佐伯市防災士会の総会

佐伯市防災士会の定期総会。佐伯市には現在439人の防災士がいる  熊本地震を口にしない人はいない。佐伯市防災士会の定期総会が8日開かれた。来賓として挨拶に立った市長、市議会副議長、市自治委員会連合会会長、社会福祉協議会会長(挨拶代読)が全員、今回の大災害に触れざるを得なかった。
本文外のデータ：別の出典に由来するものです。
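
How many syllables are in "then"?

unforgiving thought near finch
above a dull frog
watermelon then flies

1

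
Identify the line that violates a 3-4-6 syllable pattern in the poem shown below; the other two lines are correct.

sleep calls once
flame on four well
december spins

Line 1: sleep (1), calls (1), once (1) → 3 ✓
Line 2: flame (1), on (1), four (1), well (1) → 4 ✓
Line 3: december (3), spins (1) → 4 (expected 6)

The third line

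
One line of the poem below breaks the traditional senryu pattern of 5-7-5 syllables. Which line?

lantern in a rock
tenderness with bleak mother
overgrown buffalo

Line 1: "lantern in a rock": 2+1+1+1 = 5 ✓
Line 2: "tenderness with bleak mother": 3+1+1+2 = 7 ✓
Line 3: "overgrown buffalo": 3+3 = 6 (expected 5)

The third line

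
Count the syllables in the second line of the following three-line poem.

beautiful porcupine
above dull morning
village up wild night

5

The second line: "above dull morning": 2+1+2 = 5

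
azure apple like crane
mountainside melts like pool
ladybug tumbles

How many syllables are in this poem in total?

Line 1: azure (2), apple (2), like (1), crane (1) → 6
Line 2: mountainside (3), melts (1), like (1), pool (1) → 6
Line 3: ladybug (3), tumbles (2) → 5
Total: 6 + 6 + 5 = 17

17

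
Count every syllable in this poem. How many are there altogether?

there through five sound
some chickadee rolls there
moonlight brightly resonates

Line 1: there(1) + through(1) + five(1) + sound(1) = 4
Line 2: some(1) + chickadee(3) + rolls(1) + there(1) = 6
Line 3: moonlight(2) + brightly(2) + resonates(3) = 7
Total: 4 + 6 + 7 = 17

17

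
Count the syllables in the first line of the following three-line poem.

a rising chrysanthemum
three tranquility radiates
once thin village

The first line: "a rising chrysanthemum": 1+2+4 = 7

7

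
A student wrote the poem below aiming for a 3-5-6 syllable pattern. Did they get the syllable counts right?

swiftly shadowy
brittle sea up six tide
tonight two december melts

Line 1: "swiftly shadowy": 2+3 = 5 (expected 3)
Line 2: "brittle sea up six tide": 2+1+1+1+1 = 6 (expected 5)
Line 3: "tonight two december melts": 2+1+3+1 = 7 (expected 6)

No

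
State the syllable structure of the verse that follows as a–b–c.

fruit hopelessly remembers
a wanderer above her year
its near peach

Line 1: fruit (1), hopelessly (3), remembers (3) → 7
Line 2: a (1), wanderer (3), above (2), her (1), year (1) → 8
Line 3: its (1), near (1), peach (1) → 3

7–8–3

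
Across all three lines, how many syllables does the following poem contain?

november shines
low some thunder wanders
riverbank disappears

Line 1: "november shines": 3+1 = 4
Line 2: "low some thunder wanders": 1+1+2+2 = 6
Line 3: "riverbank disappears": 3+3 = 6
Total: 4 + 6 + 6 = 16

16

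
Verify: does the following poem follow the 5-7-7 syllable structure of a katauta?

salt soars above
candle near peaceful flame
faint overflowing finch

No

Line 1: salt(1) + soars(1) + above(2) = 4 (expected 5)
Line 2: candle(2) + near(1) + peaceful(2) + flame(1) = 6 (expected 7)
Line 3: faint(1) + overflowing(4) + finch(1) = 6 (expected 7)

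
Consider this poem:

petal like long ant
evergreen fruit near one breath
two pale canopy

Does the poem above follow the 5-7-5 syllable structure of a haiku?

Line 1: "petal like long ant": 2+1+1+1 = 5 ✓
Line 2: "evergreen fruit near one breath": 3+1+1+1+1 = 7 ✓
Line 3: "two pale canopy": 1+1+3 = 5 ✓

Yes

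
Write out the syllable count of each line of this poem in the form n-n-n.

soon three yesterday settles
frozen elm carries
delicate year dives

7-5-5

Line 1: "soon three yesterday settles": 1+1+3+2 = 7
Line 2: "frozen elm carries": 2+1+2 = 5
Line 3: "delicate year dives": 3+1+1 = 5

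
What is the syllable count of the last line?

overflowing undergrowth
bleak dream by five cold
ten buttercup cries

5

The last line: ten(1) + buttercup(3) + cries(1) = 5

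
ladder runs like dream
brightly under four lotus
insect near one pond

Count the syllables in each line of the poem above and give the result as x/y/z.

5/7/5

Line 1: ladder (2), runs (1), like (1), dream (1) → 5
Line 2: brightly (2), under (2), four (1), lotus (2) → 7
Line 3: insect (2), near (1), one (1), pond (1) → 5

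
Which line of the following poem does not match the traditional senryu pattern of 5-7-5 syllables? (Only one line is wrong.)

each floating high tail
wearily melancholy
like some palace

Line 1: each(1) + floating(2) + high(1) + tail(1) = 5 ✓
Line 2: wearily(3) + melancholy(4) = 7 ✓
Line 3: like(1) + some(1) + palace(2) = 4 (expected 5)

The third line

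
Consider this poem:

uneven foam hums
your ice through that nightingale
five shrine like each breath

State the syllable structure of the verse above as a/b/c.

Line 1: uneven(3) + foam(1) + hums(1) = 5
Line 2: your(1) + ice(1) + through(1) + that(1) + nightingale(3) = 7
Line 3: five(1) + shrine(1) + like(1) + each(1) + breath(1) = 5

5/7/5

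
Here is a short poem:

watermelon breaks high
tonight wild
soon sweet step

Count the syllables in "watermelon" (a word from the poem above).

4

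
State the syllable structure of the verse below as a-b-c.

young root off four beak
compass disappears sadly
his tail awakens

Line 1: young(1) + root(1) + off(1) + four(1) + beak(1) = 5
Line 2: compass(2) + disappears(3) + sadly(2) = 7
Line 3: his(1) + tail(1) + awakens(3) = 5

5-7-5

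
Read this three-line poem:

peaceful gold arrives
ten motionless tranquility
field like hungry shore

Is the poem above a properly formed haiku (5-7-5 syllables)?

Line 1: peaceful(2) + gold(1) + arrives(2) = 5 ✓
Line 2: ten(1) + motionless(3) + tranquility(4) = 8 (expected 7)
Line 3: field(1) + like(1) + hungry(2) + shore(1) = 5 ✓

No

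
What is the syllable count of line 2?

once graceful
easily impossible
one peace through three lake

Line 2: "easily impossible": 3+4 = 7

7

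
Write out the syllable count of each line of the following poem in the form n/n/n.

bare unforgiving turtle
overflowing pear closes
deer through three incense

Line 1: bare (1), unforgiving (4), turtle (2) → 7
Line 2: overflowing (4), pear (1), closes (2) → 7
Line 3: deer (1), through (1), three (1), incense (2) → 5

7/7/5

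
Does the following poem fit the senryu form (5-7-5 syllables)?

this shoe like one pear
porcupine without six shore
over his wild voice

Line 1: this (1), shoe (1), like (1), one (1), pear (1) → 5 ✓
Line 2: porcupine (3), without (2), six (1), shore (1) → 7 ✓
Line 3: over (2), his (1), wild (1), voice (1) → 5 ✓

Yes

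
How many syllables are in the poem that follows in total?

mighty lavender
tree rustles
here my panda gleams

13

Line 1: mighty(2) + lavender(3) = 5
Line 2: tree(1) + rustles(2) = 3
Line 3: here(1) + my(1) + panda(2) + gleams(1) = 5
Total: 5 + 3 + 5 = 13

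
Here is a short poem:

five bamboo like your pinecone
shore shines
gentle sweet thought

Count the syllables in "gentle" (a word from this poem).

2

"gentle" has 2 syllables.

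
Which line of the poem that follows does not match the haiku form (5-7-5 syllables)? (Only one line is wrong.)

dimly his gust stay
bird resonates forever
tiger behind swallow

Line 1: dimly(2) + his(1) + gust(1) + stay(1) = 5 ✓
Line 2: bird(1) + resonates(3) + forever(3) = 7 ✓
Line 3: tiger(2) + behind(2) + swallow(2) = 6 (expected 5)

Line 3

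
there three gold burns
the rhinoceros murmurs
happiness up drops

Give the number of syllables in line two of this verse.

7

Line two: the (1), rhinoceros (4), murmurs (2) → 7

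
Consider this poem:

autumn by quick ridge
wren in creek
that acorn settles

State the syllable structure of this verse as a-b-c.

5-3-5

Line 1: autumn(2) + by(1) + quick(1) + ridge(1) = 5
Line 2: wren(1) + in(1) + creek(1) = 3
Line 3: that(1) + acorn(2) + settles(2) = 5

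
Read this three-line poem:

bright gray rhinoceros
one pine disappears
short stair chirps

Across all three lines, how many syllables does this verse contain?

14

Line 1: "bright gray rhinoceros": 1+1+4 = 6
Line 2: "one pine disappears": 1+1+3 = 5
Line 3: "short stair chirps": 1+1+1 = 3
Total: 6 + 5 + 3 = 14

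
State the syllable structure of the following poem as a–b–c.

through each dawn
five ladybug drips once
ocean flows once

3–6–4

Line 1: through(1) + each(1) + dawn(1) = 3
Line 2: five(1) + ladybug(3) + drips(1) + once(1) = 6
Line 3: ocean(2) + flows(1) + once(1) = 4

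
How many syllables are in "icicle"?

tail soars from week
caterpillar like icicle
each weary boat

3

"icicle" has 3 syllables.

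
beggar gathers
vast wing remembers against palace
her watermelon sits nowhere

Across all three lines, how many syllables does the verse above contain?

21

Line 1: "beggar gathers": 2+2 = 4
Line 2: "vast wing remembers against palace": 1+1+3+2+2 = 9
Line 3: "her watermelon sits nowhere": 1+4+1+2 = 8
Total: 4 + 9 + 8 = 21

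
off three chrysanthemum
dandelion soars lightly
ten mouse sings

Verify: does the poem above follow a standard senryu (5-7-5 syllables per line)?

Line 1: off (1), three (1), chrysanthemum (4) → 6 (expected 5)
Line 2: dandelion (4), soars (1), lightly (2) → 7 ✓
Line 3: ten (1), mouse (1), sings (1) → 3 (expected 5)

No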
 いざという時の備えはどうか。避難訓練はどうか。高齢者や障害者、外国人など災害時要援護者を支える体制はできているか。あらためて自らに問い直し、点検する必要が出てきた。

 ところで防災士とは何か。特定非営利活動法人日本防災士機構のホームページがある。

 防災士は各自の所属する地域や団体・企業の要請を受け、避難、救助、避難所の運営などにあたり、地方自治体などの公的な組織やボランティアの人たちと協働して活動することも期待されている-などと書かれていた。

 具体的に防災士の資格をとるための学ぶべきことがある。①いのちを自分で守る(自助)②地域で活動する(共助・協働)③災害発生の仕組みを学ぶ(科学)などの講座があるという。

 防災士機構によると、全国の防災士数は2016(平成28)年4月30日現在で11万913人。その中で佐伯市は? 8日の定期総会では439人と紹介された。

 総会での来賓の挨拶では、避難所となる公共施設の耐震性、女性の視点の重要さ、ボランティア、市民の意識などにも話が及んだ。さらに普段の近所づきあいの大切さが強調された。

 こうした課題は、東日本大震災を受けて内閣府が3年前にまとめた避難の実態調査結果報告書(4月23日の佐伯支局長日誌で紹介)にもあった。

 ただ、頭では分かっていても、いつ起きるかも分からないものに備えるのは難しい。想定される南海トラフ巨大地震は想像し難いものだ。

 7日に竹田市荻町にいた時、突然ヘリコプターが現れてびっくりした。熊本地震の取材ヘリかと思ったら、そうではなかった。突然現れたドクターヘリが救急車で運ばれた救急患者を収容した「空飛ぶ救命室」とも呼ばれるドクターヘリである。着陸した場所には既に救急車がおり、救急車で運ばれた急患をドクターヘリが収容。飛び立っていった。

 ドクターヘリの活動を目の前で見たのは初めてだった。西日本新聞の過去の記事を見ると2012(平成24)年10月に大分大学医学部付属病院にドクターヘリが配備され、運用を開始されるとあった。目撃したのが、それだったのか。

 防災・減災の取り組みは着実に進んでいる。ただ、南海トラフ巨大地震などに備え、まだまだやれること、やるべきことがありそうだ。